I get on the ‘hop on hop off’ tourist bus and spent 5 hours looking at a few chosen Kuala Lumpur sights - Central Market, the Orchid gardens, the National Mosque and Merdeka (Independence) square. In the end I conclude that the most intriguing thing about the city is the way it upholds its Muslim heritage within an increasing Chinese influence. Currently, the Chinese more or less control all of Kuala Lumpur's financial institutions.
At the National Mosque, the lady at the entrance disapprovingly ushers me to her station and wraps me carefully in a fully covering long purple gown and a head scarf. It’s an interesting experience, and I ponder what my life would be like as a Muslim as I walk up the steps to the main prayer hall.

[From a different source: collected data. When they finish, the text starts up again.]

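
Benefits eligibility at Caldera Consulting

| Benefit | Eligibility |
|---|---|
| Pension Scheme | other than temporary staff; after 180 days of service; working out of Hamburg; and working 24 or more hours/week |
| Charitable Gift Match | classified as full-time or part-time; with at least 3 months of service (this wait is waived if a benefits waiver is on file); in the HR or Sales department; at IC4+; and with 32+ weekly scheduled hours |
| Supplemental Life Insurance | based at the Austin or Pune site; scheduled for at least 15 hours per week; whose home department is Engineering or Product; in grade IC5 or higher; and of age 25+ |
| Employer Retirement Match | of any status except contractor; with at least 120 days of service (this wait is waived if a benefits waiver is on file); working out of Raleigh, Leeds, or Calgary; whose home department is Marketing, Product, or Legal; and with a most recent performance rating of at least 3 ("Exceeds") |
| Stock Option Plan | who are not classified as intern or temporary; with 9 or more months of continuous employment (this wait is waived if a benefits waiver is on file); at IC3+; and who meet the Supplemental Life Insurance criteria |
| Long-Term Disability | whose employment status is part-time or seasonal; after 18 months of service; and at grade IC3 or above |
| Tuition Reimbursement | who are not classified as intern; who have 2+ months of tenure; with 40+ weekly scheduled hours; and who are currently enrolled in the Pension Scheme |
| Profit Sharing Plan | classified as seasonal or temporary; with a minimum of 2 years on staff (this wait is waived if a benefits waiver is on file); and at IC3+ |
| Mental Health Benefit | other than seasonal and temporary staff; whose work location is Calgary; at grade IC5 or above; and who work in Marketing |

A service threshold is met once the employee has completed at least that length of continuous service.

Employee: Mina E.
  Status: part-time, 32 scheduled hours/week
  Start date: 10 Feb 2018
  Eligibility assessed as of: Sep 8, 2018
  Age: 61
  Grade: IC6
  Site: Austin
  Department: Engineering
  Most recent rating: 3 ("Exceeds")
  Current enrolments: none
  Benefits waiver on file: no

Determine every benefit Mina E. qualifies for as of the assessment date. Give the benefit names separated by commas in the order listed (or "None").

Service from 10 Feb 2018 to Sep 8, 2018: 210 days.
Pension Scheme — status part-time ✓ (not excluded); service 210 days ≥ 180 days ✓; site Austin ✗ (not Hamburg) → not eligible.
Charitable Gift Match — status part-time ✓; no waiver, service 210 days ≥ 3 months (≈90 days) ✓; dept Engineering ✗ → not eligible.
Supplemental Life Insurance — site Austin ✓; 32 hrs/wk ≥ 15 ✓; dept Engineering ✓; grade IC6 ≥ IC5 ✓; age 61 ≥ 25 ✓ → eligible.
Employer Retirement Match — status part-time ✓ (not excluded); no waiver, service 210 days ≥ 120 days ✓; site Austin ✗ (not Raleigh, Leeds, or Calgary) → not eligible.
Stock Option Plan — status part-time ✓ (not excluded); no waiver, service 210 days < 9 months (≈270 days) ✗ → not eligible.
Long-Term Disability — status part-time ✓; service 210 days < 18 months (≈540 days) ✗ → not eligible.
Tuition Reimbursement — status part-time ✓ (not excluded); service 210 days ≥ 2 months (≈60 days) ✓; 32 hrs/wk < 40 ✗ → not eligible.
Profit Sharing Plan — status part-time ✗ (requires seasonal or temporary) → not eligible.
Mental Health Benefit — status part-time ✓ (not excluded); site Austin ✗ (not Calgary) → not eligible.

Supplemental Life Insurance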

I get an understanding for those who say that Muslim women are protected by their covering clothing, from being viewed for their physicality rather than their intellect. I feel hidden and quite smug as I enter the religious sites. Soon as the first drip of sweat trickles down my back however it's another story. It's so hot. The Mosque is beautiful and a woman spontaneously stops me to tell me all about its design and how it's used for different purposes, with notable pride.
Having gotten off the bus in search of food I unwillingly find myself in an area with no other Westerners. I have some really bad food in a depressing top floor food court of a dingy shopping mall and feel very lost. Utterly ready to return to more familiar surroundings I catch a cab back to Ampang Point and pack and go to sleep.
Thank you for reading - that is the end of the journal for this time. It's provided me with great company, a way to remember the details of the trip for a long time - and a way to share my experiences with those who couldn't be with me this time. I'm only sorry if I have been too wordy and swamped you with anecdotes.
It's been the perfect travel companion. An extra thank you to Simone who went out of his way to find me the little net book on which I have been writing.